Besides GVFS, there are other virtual file systems using the FUSE interface. Remote files are mounted locally through FUSE and TRAMP uses this locally mounted directory internally. When possible, TRAMP maps the remote file names to their respective local file name, and applies the file name operation on them. For some of the file name operations this is not possible, TRAMP emulates those operations otherwise.
The program rclone
allows to access different system
storages in the cloud, see https://rclone.org/ for a list of
supported systems. If the rclone
program isn’t found in
your PATH
environment variable, you can tell TRAMP its
absolute path via the user option tramp-rclone-program
.
A system storage must be configured via the rclone config
command, outside Emacs. If you have configured a storage in
rclone
under a name ‘storage’ (for example), you could
access it via the remote file name
/rclone:storage:/path/to/file
User names are part of the rclone
configuration, and not
needed in the remote file name. If a user name is contained in the
remote file name, it is ignored.
Internally, TRAMP mounts the remote system storage at location /tmp/tramp.rclone.storage, with storage being the name of the configured system storage.

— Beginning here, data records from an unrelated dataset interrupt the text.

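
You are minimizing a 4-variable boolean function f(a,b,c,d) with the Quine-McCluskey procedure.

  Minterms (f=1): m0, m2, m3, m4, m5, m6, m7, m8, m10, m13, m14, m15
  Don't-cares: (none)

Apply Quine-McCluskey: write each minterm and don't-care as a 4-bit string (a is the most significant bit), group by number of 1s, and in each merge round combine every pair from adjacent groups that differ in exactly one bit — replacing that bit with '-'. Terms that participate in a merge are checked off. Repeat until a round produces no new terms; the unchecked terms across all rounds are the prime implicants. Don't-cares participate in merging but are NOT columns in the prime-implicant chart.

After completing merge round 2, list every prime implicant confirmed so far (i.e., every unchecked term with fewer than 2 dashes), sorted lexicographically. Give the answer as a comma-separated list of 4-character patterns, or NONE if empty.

Round 0: 0000✓ 0010✓ 0011✓ 0100✓ 0101✓ 0110✓ 0111✓ 1000✓ 1010✓ 1101✓ 1110✓ 1111✓
Round 1: -000✓ -010✓ -101✓ -110✓ -111✓ 0-00✓ 0-10✓ 0-11✓ 00-0✓ 001-✓ 01-0✓ 01-1✓ 010-✓ 011-✓ 1-10✓ 10-0✓ 11-1✓ 111-✓
Round 2: --10 -0-0 -1-1 -11- 0--0 0-1- 01--
PIs = {--10, -0-0, -1-1, -11-, 0--0, 0-1-, 01--}

NONE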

The mount point and optional flags to the different rclone operations could be passed as connection properties, See Setup of rclone method.
Access via rclone is slow. If you have an alternative method for accessing the system storage, you should use it. GVFS-based external methods for example, methods gdrive and nextcloud.
On local hosts which have installed the sshfs
client for
mounting a file system based on sftp
, this method can be
used, see
https://github.com/libfuse/sshfs/blob/master/README.rst/. If
the sshfs
program isn’t found in your PATH
environment
variable, you can tell TRAMP its absolute path via the user
option tramp-sshfs-program
.
All remote files are available via the local mount point. TRAMP aids in mounting the file system if it isn’t mounted yet. The remote file name syntax is
/sshfs:user@host#port:/path/to/file
User name and port number are optional. This method does not support password handling, the file system must either be mounted already, or the connection must be established passwordless via ssh keys.
The mount point and mount arguments could be passed as connection properties, See Setup of sshfs method.